EH-Net

Great article about malware and AV.  Illustrates why we need a change in AV to detect ever changing threats.  It was kind of cool to see they owned up to it. 


http://www.wired.com/threatlevel/2012/06/internet-security-fail/

Flamer - I Can Haz Propaganda
http://infiltrated.net/index.php?option=com_content&view=article&id=48&Itemid=54

My boss would agree with you 100%.  He says that they are all "snake oil salesmen" and they created most of the problems to get money.  The thing I am noticing is that they are not catching them but still saying they can protect against it.  But isn't it a necessary evil at this point even without the FUD/gov't FUD?
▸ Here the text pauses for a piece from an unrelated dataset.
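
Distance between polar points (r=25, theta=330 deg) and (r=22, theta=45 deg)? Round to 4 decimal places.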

They don't need to make their own malware, flood the market to sell the products. The approach is wrong. In order to understand this, you would need to go to http://maec.mitre.org and understand a lot of what's going on. In a nutshell this is the issue:

Malware Signature
1 + 1 = 2

Attacker
one + 1 = 2

New Malware Signature
one + 1 = 2

Same attack + attacker
one plus one equals 2

New Malware Signature
one plus one equals 2

Same attack + attacker
b25lIHBsdXMgb25l

No matter how they want to attack the heuristics, its a guessing game based on what they KNOW. They can never see/know/understand an attacker so there is a lot of assumption based on known knowns. So attackers will ALWAYS have an upper hand. The keys isn't to rely on malware/AV companies, the key is to understanding your network, applications and patterns. E.g., any baseline traffic would yield anomalies in sites visited, bandwidth consumed and so forth. You start seeing things leave your network destined for say China at 3am... Its something you should be quick to look at. Same applies for ANY connection LEAVING your network when say, there is no one on a particular machine. HIPS also help here but running say Tripwire or Samhain in an enterprise can be a headache

Have either of you read: http://www.amazon.com/The-Myths-Security-Computer-Industry/dp/0596523025/ref=sr_1_1?ie=UTF8&qid=1338590679&sr=8-1

It's an easy read that's written for the layman and is expectedly a bit biased in McAfee's favor. However, there were some parts that were extremely candid about both AV in general and McAfee's own offerings.

Its all about whitelisting I say.  The less educated folks in IT think it is an impossible feat to use app controls to whitelist your standard baseline system.  I was in a conference call this week where someone stated its "easier to blacklist"  I was like what???  Sure for the one offs you actually know about but what about the 100 other backdoor apps installed on your network that you DON'T know about?? 

If anything enforce whitelists on your servers, I mean if you don't know what is running on at least those then you have lost this battle. 

I believe the basic firewall rule set is an excellent example and POC - your rules that allow traffic in to specific services with the DENY ALL rule at the end.  Even outgoing, allow only these services out from these specific networks, block everything else.  Good your egress point to the network is covered.  Now do the same for everything else!  Sure it may take a while to complete the list of allowed apps on your network but in the long run it will pay off. Keep everything patched and you c-levels can sleep better at night.